WASHINGTON – Despite their opposite approaches, California and Florida have seen almost identical outcomes in COVID-19 case rates. While Florida has worked to stay open, California has pursued strict lockdowns.
In Florida, schools are open, something Republican Gov. Ron DeSantis touted in his March State of the State address.
"Florida schools are open and we are one of only a handful of states in which every parent has the right to send their child to school in person," he said.
In California, schools are still widely locked down, which Democratic Gov. Gavin Newsom addressed in his own State of the State address.
"Working together with parents and teachers and school leaders we've turned the conversation to whether to reopen to when," said Newsom.
Newsom ordered the nation's first statewide COVID shutdowns and continues to maintain a mask mandate. Indoor dining and other activities are strictly limited in California too.
Meanwhile, Florida has no statewide restrictions and DeSantis is not allowing cities to fine people who don't wear masks.
"Every business in Florida has the right to operate," DeSantis said in his address. "Over these many months we've stood up for small family owned businesses and saved thousands of them from ruin."

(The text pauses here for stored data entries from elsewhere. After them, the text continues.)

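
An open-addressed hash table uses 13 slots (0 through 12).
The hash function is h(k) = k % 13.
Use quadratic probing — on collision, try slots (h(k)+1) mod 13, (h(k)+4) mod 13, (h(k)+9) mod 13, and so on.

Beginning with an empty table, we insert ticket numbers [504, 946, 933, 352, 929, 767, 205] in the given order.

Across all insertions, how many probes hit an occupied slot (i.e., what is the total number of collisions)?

9

504 hashes to 10; slot 10 is free -> place at 10.
946 hashes to 10; 10 taken -> place at 11.
933 hashes to 10; 10,11 taken -> place at 1.
352 hashes to 1; 1 taken -> place at 2.
929 hashes to 6; slot 6 is free -> place at 6.
767 hashes to 0; slot 0 is free -> place at 0.
205 hashes to 10; 10,11,1,6,0 taken -> place at 9.
Table: [767, 933, 352, —, —, —, 929, —, —, 205, 504, 946, —]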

California's slow reopening is expected to gain speed in April.
"Because California, we're not going to come crawling back," said Newsom. "We will roar back."

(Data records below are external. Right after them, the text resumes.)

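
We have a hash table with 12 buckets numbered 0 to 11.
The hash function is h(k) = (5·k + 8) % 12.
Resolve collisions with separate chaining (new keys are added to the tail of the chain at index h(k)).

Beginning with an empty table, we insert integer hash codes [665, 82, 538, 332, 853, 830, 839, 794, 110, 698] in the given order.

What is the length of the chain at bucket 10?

2

Insert 665: h=9, bucket 9 empty -> new chain.
Insert 82: h=10, bucket 10 empty -> new chain.
Insert 538: h=10, bucket 10 nonempty -> append to chain.
Insert 332: h=0, bucket 0 empty -> new chain.
Insert 853: h=1, bucket 1 empty -> new chain.
Insert 830: h=6, bucket 6 empty -> new chain.
Insert 839: h=3, bucket 3 empty -> new chain.
Insert 794: h=6, bucket 6 nonempty -> append to chain.
Insert 110: h=6, bucket 6 nonempty -> append to chain.
Insert 698: h=6, bucket 6 nonempty -> append to chain.
Final buckets:
0: 332
1: 853
2: —
3: 839
4: —
5: —
6: 830 -> 794 -> 110 -> 698
7: —
8: —
9: 665
10: 82 -> 538
11: —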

But all the severe restrictions might be for naught. The CDC says since COVID began, California and Florida have had nearly the same case rate, around 8,900 per 100,000 people. They also fall side by side in death rate, Florida ranked 27th among states and California 28th.

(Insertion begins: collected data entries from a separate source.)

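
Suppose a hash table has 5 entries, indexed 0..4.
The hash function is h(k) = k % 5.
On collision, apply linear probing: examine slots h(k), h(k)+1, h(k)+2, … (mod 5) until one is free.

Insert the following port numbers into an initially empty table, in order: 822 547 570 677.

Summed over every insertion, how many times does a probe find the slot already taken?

Insert 822: h=2, slot 2 empty -> index 2.
Insert 547: h=2, slot 2 occupied -> index 3.
Insert 570: h=0, slot 0 empty -> index 0.
Insert 677: h=2, slots 2,3 occupied -> index 4.
Table: [570, _, 822, 547, 677]

3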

In terms of unemployment, right now Florida sits at 5.1 percent. California is at 9.3 percent.
"I've been to those two states in the last month. It's like Venus and Mars," economist Stephen Moore told CBN News. "Florida is open for business. Schools are open. Stores are open. The restaurants are open, the churches are open. People are getting up and about. California is just the opposite. Everything's pretty much locked down."
CBN medical reporter Lorie Johnson says it's a question of human behavior and responsibility.
"The question is can the government control human behavior or should we rely on self-control?" said Johnson. "Florida has an extremely high number of senior citizens and what we saw in Florida were these senior citizens controlling themselves, locking themselves down, if you will."
These latest figures come as California Republicans help organize a recall against Newsom that's drawn nearly two-million petition signatures, which is 500,000 more signatures than what's needed before Wednesday's deadline.